Escalate immediately if

  • An unknown adult is contacting a student or grooming indicators appear.
  • Threats, extortion, sexual content, blackmail, or pressure to meet.
  • Self-harm mentions, severe distress, or a safety risk.
Do
  • Keep it factual and calm.
  • Secure evidence before it disappears.
  • Follow the school procedure and involve the right staff.
Don’t
  • Do not shame the victim or solve it publicly.
  • Do not confront suspected persons alone.
  • Do not share screenshots in class or group chats.
After
  • Short class reset: rules + remind who to talk to.
  • Check in with involved students.
  • Monitor for recurrence and retaliation.

MODEL SITUATIONS

Practical examples with recommended actions you can apply in school.

Cyberbullying

Humiliation in a class group chat

A student is mocked in a group chat and stops participating in class.

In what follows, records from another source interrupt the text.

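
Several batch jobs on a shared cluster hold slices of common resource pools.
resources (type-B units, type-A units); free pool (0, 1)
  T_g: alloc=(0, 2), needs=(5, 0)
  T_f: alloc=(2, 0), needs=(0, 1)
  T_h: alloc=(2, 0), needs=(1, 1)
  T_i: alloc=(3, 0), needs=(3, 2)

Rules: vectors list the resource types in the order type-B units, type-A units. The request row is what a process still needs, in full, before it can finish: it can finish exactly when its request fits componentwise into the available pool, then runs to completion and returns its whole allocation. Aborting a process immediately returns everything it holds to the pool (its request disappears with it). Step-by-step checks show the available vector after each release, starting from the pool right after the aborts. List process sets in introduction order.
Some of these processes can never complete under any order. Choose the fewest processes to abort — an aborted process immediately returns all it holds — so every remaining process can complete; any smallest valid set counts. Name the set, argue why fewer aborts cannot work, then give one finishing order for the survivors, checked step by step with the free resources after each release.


Minimum abort set: T_g.
Key observation: the deadlocked T_i becomes finishable only because T_g released (0, 2); it completes at step 3 below.
Why nothing smaller works: aborting no one leaves the state deadlocked as given.
Survivors finish in the order: T_f, T_h, T_i. Check, step by step (pool after the aborts first):
  pool = (0, 3)
  T_f: need (0, 1) fits (0, 3); releases (2, 0), pool now (2, 3)
  T_h: need (1, 1) fits (2, 3); releases (2, 0), pool now (4, 3)
  T_i: need (3, 2) fits (4, 3); releases (3, 0), pool now (7, 3)


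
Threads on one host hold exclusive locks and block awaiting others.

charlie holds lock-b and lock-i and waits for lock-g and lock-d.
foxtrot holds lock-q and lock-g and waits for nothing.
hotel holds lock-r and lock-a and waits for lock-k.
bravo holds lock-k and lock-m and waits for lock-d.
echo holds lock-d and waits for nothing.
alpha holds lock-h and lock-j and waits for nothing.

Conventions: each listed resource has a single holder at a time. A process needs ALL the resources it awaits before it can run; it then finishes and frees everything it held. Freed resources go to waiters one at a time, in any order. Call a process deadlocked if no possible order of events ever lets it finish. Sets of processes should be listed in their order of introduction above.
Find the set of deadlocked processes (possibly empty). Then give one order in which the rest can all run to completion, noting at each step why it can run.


The deadlocked set is empty.
Key observation: all waits point, directly or indirectly, at processes that can finish, so nothing is permanently blocked.
The rest can finish in the order echo, bravo, hotel, foxtrot, charlie, alpha.
Check, step by step:
  echo waits on nothing -> runs at once and releases lock-d
  run bravo (all its waits — lock-d — are resolved); releases lock-k and lock-m
  run hotel (all its waits — lock-k — are resolved); releases lock-r and lock-a
  foxtrot waits on nothing -> runs at once and releases lock-q and lock-g
  run charlie (all its waits — lock-g and lock-d — are resolved); releases lock-b and lock-i
  alpha waits on nothing -> runs at once and releases lock-h and lock-j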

Document Talk privately Inform leadership
What to do today
Stop public discussion, save evidence privately, and set a clear class boundary (no sharing, no retaliation).
What to say
We will handle this based on facts. Sharing increases harm. Evidence goes to an adult, not to the group chat.
Grooming

Unknown adult asks for photos

A student mentions an online “friend” requesting private photos or meetings.

Escalate Parents Psychologist
What to do
Stop contact, save evidence, inform parents and the designated school contact. Escalate immediately if there is pressure to meet or threats.
Warning signs
Secrecy, rapid intimacy, gifts, requests for photos, moving to private apps, pressure to meet, manipulation or blackmail.
Misinformation

Viral claim causes conflict

Students share a claim; arguments escalate and verified sources are rejected.

Sources Fact-check Rules
What to do
Pause the discussion, identify the claim, verify with 2–3 reliable sources, and agree on a rule: “share only after checking”. Focus on evidence, not blame.
Quick check
Who posted it? What is the evidence? Can another trusted source confirm it? If not, label it unverified and do not spread further.
Prevention

5-minute class reset

A short routine after an incident to stop escalation and restore boundaries.

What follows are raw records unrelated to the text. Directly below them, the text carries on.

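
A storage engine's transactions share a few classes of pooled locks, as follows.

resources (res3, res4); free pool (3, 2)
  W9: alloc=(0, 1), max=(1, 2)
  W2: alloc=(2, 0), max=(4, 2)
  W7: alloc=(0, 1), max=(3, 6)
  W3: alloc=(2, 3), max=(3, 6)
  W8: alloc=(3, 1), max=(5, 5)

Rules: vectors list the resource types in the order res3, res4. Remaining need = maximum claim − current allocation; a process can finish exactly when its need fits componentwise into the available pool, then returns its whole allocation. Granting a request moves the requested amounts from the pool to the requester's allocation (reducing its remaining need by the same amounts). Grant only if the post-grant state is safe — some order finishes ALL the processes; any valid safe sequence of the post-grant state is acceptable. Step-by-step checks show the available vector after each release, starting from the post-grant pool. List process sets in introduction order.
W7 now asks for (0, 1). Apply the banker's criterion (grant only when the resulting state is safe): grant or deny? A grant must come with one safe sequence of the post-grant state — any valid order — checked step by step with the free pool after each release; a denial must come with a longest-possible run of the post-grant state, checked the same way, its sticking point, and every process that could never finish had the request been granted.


DENY — the pretend-granted state is unsafe.
Key observation: res4 is the bottleneck — with W9, W2 done the pool holds (5, 2), short of every remaining need.
After a pretend grant, a maximal execution: W9, W2 — then nothing else fits. Walking it through:
  pool = (3, 1)
  run W9 (needs (1, 1), free (3, 1)); after release of (0, 1) the pool is (3, 2)
  run W2 (needs (2, 2), free (3, 2)); after release of (2, 0) the pool is (5, 2)
  W7 cannot run: need (3, 4) vs free (5, 2) (insufficient res4)
  W3 cannot run: need (1, 3) vs free (5, 2) (insufficient res4)
  W8 cannot run: need (2, 4) vs free (5, 2) (insufficient res4)
Had the request been granted, W7, W3 and W8 could never finish.


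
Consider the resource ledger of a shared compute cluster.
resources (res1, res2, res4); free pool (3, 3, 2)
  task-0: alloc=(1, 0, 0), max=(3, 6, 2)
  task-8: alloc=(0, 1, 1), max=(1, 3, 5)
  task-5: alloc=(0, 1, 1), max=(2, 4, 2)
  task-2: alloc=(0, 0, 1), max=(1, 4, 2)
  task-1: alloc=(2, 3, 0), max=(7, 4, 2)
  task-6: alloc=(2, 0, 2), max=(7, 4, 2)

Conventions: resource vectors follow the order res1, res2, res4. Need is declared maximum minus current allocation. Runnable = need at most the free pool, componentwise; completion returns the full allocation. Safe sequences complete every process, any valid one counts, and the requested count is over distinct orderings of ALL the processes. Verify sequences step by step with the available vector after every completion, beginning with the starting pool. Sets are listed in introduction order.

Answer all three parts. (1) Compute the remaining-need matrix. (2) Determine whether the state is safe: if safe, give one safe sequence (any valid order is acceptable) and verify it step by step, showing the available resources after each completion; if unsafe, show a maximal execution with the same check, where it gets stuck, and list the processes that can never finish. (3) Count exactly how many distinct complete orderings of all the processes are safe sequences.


(1) Need matrix, components ordered res1, res2, res4:
  task-0: (2, 6, 2)
  task-8: (1, 2, 4)
  task-5: (2, 3, 1)
  task-2: (1, 4, 1)
  task-1: (5, 1, 2)
  task-6: (5, 4, 0)
(2) The state is UNSAFE.
Key observation: after task-5, task-2, task-8 the pool peaks at (3, 5, 5), and each blocked process is short somewhere: task-0 on res2; task-1 on res1; task-6 on res1.
A maximal execution: task-5, task-2, task-8 — then nothing else fits. Check, step by step:
  pool = (3, 3, 2)
  task-5 needs (2, 3, 1) <= (3, 3, 2) -> finishes; pool += (0, 1, 1) = (3, 4, 3)
  task-2 needs (1, 4, 1) <= (3, 4, 3) -> finishes; pool += (0, 0, 1) = (3, 4, 4)
  task-8 needs (1, 2, 4) <= (3, 4, 4) -> finishes; pool += (0, 1, 1) = (3, 5, 5)
  task-0 cannot run: need (2, 6, 2) vs free (3, 5, 5) (insufficient res2)
  task-1 cannot run: need (5, 1, 2) vs free (3, 5, 5) (insufficient res1)
  task-6 cannot run: need (5, 4, 0) vs free (3, 5, 5) (insufficient res1)
Processes that can never finish: task-0, task-1 and task-6.
(3) The exact count: 0 of the possible complete orderings are safe sequences.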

One rule Reporting Follow-up
What to say
We stop public sharing. Evidence goes privately to an adult. If you need help, talk to the designated school contact.
What to do
Repeat the rule, remind who to talk to, and set a check-in within 24–48 hours.
More situations: classroom & social networks
Impersonation account targets a student
Collect links/screenshots, involve the designated school contact and parents, and stop public sharing in class.
Private photos circulate in class
Stop the spread, preserve evidence privately, follow procedure, and focus on the victim’s safety and support.
Student is pressured for a verification code
Explain that “codes = keys”, teach immediate stop/report, and demonstrate takeover risk.
More situations: devices & school infrastructure
Suspicious extension on a school PC
Stop browsing, note the name, remove via IT policy, scan the device, and report to the admin.
“Urgent payment” message to students
Teach a 10-second check: sender, urgency, domain, and verification through another method.
Shared classroom account used for harassment
Disable shared logins, move to individual access, reset passwords, and set clear rules.